The 64-year-old killed 58 people and injured 489 before turning one of his weapons on himself.
Since then the bump stock has come under scrutiny.Both the National Rifle Association, usually staunch opponents of gun restrictions and the Republican Party have signalled a willingness to crack down on the devices.
The Walmart superstore chain has also pulled the devices from its online marketplace, saying they should never have been offered there and attributing the sales to a third party vendor.
But what is a bump stock?
In essence, they convert semiautomatic weapons into automatic weapons, which are mostly banned in the US (automatic guns purchased before Congress enacted the prohibition in 1986 are allowed).
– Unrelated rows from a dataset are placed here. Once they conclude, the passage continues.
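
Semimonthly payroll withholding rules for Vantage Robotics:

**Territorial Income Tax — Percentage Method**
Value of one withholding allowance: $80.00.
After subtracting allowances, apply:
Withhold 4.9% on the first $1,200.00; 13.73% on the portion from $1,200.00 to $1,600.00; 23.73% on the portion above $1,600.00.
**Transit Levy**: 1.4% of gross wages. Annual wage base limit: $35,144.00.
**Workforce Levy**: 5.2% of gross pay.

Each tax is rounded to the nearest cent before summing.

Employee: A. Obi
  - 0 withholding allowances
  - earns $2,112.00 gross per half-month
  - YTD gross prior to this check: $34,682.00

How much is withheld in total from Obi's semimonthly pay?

Territorial Income Tax: taxable = $2,112.00
  $113.72 + 23.73% × ($2,112.00 − $1,600.00) = $113.72 + 23.73% × $512.00 = $235.22
Transit Levy: cap $35,144.00 − YTD $34,682.00 = $462.00 subject; 1.4% × $462.00 = $6.47
Workforce Levy: 5.2% × $2,112.00 = $109.82
Total: $235.22 + $6.47 + $109.82 = $351.51

$351.51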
A semi-automatic weapon fires a single bullet with each pull of the trigger, whereas an automatic fires for as long as you compress the trigger.
Simple physics allow the bump stock, which is fitted by the trigger to minimise that distinction.
It takes advantage of the force generated by a gun’s recoil - when it kicks backward after firing - and transfers it back to the shooter’s trigger finger, enabling rapid-fire shooting as the stock slides back and forth and causes the shooter to quickly release and then squeeze the trigger.
Bump stocks are not the first gun-modifying devices to draw the attention of gun control advocates.
California outlawed devices commonly referred to as “bullet buttons”, which allow a person to more quickly detach magazines by using a narrow-tipped tool like a bullet, after shooters in San Bernardino used guns equipped with bullet buttons in a mass 2015 shooting.